Pensando no que o futuro do trabalho é para mim, lembro-me da corajosa e pioneira liderança de Araminta Ross, que declarou que os negros escravizados não sonhavam com mais escravidão humana – eles sonhavam com a liberdade. Ela e muitos outros abolicionistas nos mostram que a estrela-norte da liberdade existe em nossas vidas quando criamos espaços e lugares para nos definirmos por nós mesmos. Não estou interessada em juntar, reorganizar, redesenhar ou ainda desmontar a mesa. Eu não estou interessada em entrar em uma mesa que foi negada aos meus ancestrais e a muitas outras pessoas merecedoras. Não quero ser discutida à mesa como uma entrada a ser considerada. Não estou sonhando e trabalhando para me sentar em uma mesa que serve regularmente minha humanidade no cardápio.

Eu sonho com um lugar para discutir e deliberar; um lugar para sonhar e decidir que tipo de local de trabalho ou mundo queremos viver. Sonho com um local de trabalho e um mundo que seja vivo e alegre; um lugar sem luminárias ou móveis do passado; um lugar onde podemos construir novos relacionamentos como pares e parceiros; um lugar para descansar e partir o pão. Tricia Hersey, autora de Descanso é Resistência, resiste explicitamente à mesa proverbial e, em vez disso, deseja “um cobertor e um travesseiro à beira-mar”. Lá ela pode ficar bem e inteira – é disso que precisamos.

Muito mais do que um lugar à mesa, recuperemos o espaço sagrado de reunir e criar. Casa na árvore, pátio, cabana, ponte, saunas, curva do rio ou onde quer que você se sinta mais espiritualmente conectado e vivo – vamos nos encontrar lá. O trabalho remoto permitiu que Zuri trabalhasse de maneiras e em espaços que lhe deram conforto, conexão com a natureza e autonomia sobre seu trabalho.
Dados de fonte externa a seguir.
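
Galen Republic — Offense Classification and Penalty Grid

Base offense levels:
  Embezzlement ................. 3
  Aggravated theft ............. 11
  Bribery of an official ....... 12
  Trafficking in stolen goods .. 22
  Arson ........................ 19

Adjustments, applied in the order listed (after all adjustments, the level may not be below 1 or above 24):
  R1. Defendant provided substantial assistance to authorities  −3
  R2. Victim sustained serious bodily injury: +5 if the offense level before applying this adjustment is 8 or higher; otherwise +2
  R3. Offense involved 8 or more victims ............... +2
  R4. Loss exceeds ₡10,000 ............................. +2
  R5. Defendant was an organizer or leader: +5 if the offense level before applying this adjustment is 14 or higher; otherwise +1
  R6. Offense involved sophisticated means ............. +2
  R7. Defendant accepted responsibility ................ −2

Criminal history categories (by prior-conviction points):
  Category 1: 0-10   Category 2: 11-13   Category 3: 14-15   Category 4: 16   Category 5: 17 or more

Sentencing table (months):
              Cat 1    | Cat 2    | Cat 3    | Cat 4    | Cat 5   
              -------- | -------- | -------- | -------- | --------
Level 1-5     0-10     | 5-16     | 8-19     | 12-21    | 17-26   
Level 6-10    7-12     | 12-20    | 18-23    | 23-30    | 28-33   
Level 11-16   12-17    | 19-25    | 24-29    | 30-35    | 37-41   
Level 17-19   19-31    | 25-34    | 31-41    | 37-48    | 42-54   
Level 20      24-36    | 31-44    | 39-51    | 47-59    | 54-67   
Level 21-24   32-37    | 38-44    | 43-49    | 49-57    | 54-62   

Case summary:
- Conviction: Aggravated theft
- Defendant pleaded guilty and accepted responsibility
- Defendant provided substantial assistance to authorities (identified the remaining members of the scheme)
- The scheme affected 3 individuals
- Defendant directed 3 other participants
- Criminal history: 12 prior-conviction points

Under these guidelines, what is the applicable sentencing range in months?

Base offense level for aggravated theft: 11.
R1 applies: 11 − 3 = 8.
R4 does not apply.
R5 applies (level before this adjustment is 8 < 14, so +1): 8 + 1 = 9.
R7 applies: 9 − 2 = 7.
Final offense level: 7.
Criminal history: 12 prior points → Category 2 (11-13).
Level 7 falls in the 6-10 band.
Grid: Level 6-10 × Category 2 = 12-20 months.

12-20 months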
Ela não queria um assento à mesa, e encontrou segurança e segurança para produzir seu melhor trabalho em seus termos. Nós devemos projetar nossos espaços de encontro para que todos possam experimentar o mesmo pertencimento, dignidade, justiça e alegria desde o princípio.

A AUTORA

Aida Mariam Davis faz parte de uma longa tradição de poetas, filósofos e profetas que participou de movimentos de libertação na América e no exterior. O trabalho de sua vida é criar um mundo mais justo e alegre, onde todos podemos participar, prosperar e atingir todo o nosso potencial. Seu primeiro livro, Kindred Design, publicado pela MIT Press, está programado para ser lançado no outono de 2023.